4.      INVITE LES ÉTATS MEMBRES :

•      à poursuivre les objectifs énoncés au point 3 et à respecter les principes exposés dans la [décision n° 243/2012] lors des négociations portant sur d’éventuelles modifications du [r]èglement des radiocommunications de l’UIT à la CMR-15.

5.      INVITE LA COMMISSION :

•      à présenter rapidement un rapport au Parlement européen et au Conseil sur les résultats de la CMR-15 ainsi que sur les moyens de faire en sorte que les préparatifs engagés au niveau européen en vue de la prochaine conférence prévue en 2019 (CMR-19) concourent pleinement à la réalisation des politiques et des principes de l’Union. »

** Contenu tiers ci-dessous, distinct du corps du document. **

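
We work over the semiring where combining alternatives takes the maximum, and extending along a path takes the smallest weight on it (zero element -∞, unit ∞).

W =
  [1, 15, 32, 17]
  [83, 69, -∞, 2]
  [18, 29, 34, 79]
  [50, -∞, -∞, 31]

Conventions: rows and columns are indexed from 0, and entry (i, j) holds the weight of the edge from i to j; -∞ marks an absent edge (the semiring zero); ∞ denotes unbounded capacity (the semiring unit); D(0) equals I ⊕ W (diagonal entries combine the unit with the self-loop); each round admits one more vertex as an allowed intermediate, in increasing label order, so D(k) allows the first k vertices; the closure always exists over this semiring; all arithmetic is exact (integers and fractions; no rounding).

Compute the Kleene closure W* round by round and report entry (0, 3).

D(0):
  [∞, 15, 32, 17]
  [83, ∞, -∞, 2]
  [18, 29, ∞, 79]
  [50, -∞, -∞, ∞]
D(1):
  [∞, 15, 32, 17]
  [83, ∞, 32, 17]
  [18, 29, ∞, 79]
  [50, 15, 32, ∞]
D(2):
  [∞, 15, 32, 17]
  [83, ∞, 32, 17]
  [29, 29, ∞, 79]
  [50, 15, 32, ∞]
D(3):
  [∞, 29, 32, 32]
  [83, ∞, 32, 32]
  [29, 29, ∞, 79]
  [50, 29, 32, ∞]
D(4):
  [∞, 29, 32, 32]
  [83, ∞, 32, 32]
  [50, 29, ∞, 79]
  [50, 29, 32, ∞]
Answer: W*[0][3] = 32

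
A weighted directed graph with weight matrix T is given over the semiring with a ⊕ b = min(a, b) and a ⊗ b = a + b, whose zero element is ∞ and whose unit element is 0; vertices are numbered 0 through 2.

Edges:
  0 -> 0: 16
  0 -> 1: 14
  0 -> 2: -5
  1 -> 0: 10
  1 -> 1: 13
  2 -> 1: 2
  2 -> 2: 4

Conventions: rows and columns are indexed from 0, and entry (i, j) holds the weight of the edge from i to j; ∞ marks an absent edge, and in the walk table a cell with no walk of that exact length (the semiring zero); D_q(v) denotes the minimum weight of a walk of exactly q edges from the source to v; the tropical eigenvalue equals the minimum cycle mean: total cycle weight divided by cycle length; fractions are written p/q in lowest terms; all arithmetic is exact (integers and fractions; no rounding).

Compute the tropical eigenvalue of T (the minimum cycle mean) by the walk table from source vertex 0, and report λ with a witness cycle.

q=0: [0, ∞, ∞]
q=1: [16, 14, -5]
q=2: [24, -3, -1]
q=3: [7, 1, 3]
Optimal cycle mean attained by: cycle 0->2->1->0, total (-5) + 2 + 10, length 3.
Answer: λ = 7/3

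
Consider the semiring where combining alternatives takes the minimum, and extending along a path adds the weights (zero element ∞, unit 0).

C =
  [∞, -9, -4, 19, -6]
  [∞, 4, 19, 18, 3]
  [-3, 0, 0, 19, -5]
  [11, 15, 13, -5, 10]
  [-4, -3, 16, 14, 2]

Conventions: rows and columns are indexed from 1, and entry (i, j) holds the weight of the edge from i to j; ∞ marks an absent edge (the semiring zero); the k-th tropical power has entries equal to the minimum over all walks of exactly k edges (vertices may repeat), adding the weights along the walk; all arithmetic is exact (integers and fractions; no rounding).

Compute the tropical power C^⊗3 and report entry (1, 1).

C^⊗2:
  [-10, -9, -4, 8, -9]
  [-1, 0, 19, 13, 5]
  [-9, -12, -7, 9, -9]
  [6, 2, 7, -10, 5]
  [-2, -13, -8, 9, -10]
C^⊗3:
  [-13, -19, -14, 3, -16]
  [1, -10, -5, 8, -7]
  [-13, -18, -13, 4, -15]
  [1, -3, 2, -15, 0]
  [-14, -13, -8, 4, -13]
Key observation: the optimum is the walk 1->3->5->1, with weight (-4) + (-5) + (-4) = -13.
Optimal value attained by: walk 1->3->5->1.
Answer: (C^⊗3)[1][1] = -13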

17      À l’occasion de l’adoption de l’acte attaqué, la Commission a fait la déclaration suivante, inscrite au procès-verbal de la session du Conseil :

« La Commission regrette que le Conseil ait adopté des conclusions en prévision de la [CMR-15], plutôt qu’une décision au titre de l’article 218, paragraphe 9, [...] TFUE. De l’avis de la Commission, cette position est contraire au traité et à la jurisprudence de la Cour [...]. La Commission se réserve la faculté de faire valoir tous ses droits à cet égard. »

 Les conclusions des parties et la procédure devant la Cour

18      La Commission demande à la Cour :

–        d’annuler l’acte attaqué et

–        de condamner le Conseil aux dépens.

19      Le Conseil demande à la Cour :

–        de rejeter le recours dans son intégralité et

–        de condamner la Commission aux dépens.

20      La République tchèque, la République fédérale d’Allemagne, la République française et le Royaume-Uni de Grande-Bretagne et d’Irlande du Nord ont été admis à intervenir au soutien des conclusions du Conseil.

 Sur le recours

 Sur la recevabilité des moyens des États membres intervenants

21      À l’appui de son recours, la Commission soulève un moyen unique tiré de ce que, en adoptant l’acte attaqué, au lieu d’une décision comme proposé par la Commission, le Conseil a violé l’article 218, paragraphe 9, TFUE.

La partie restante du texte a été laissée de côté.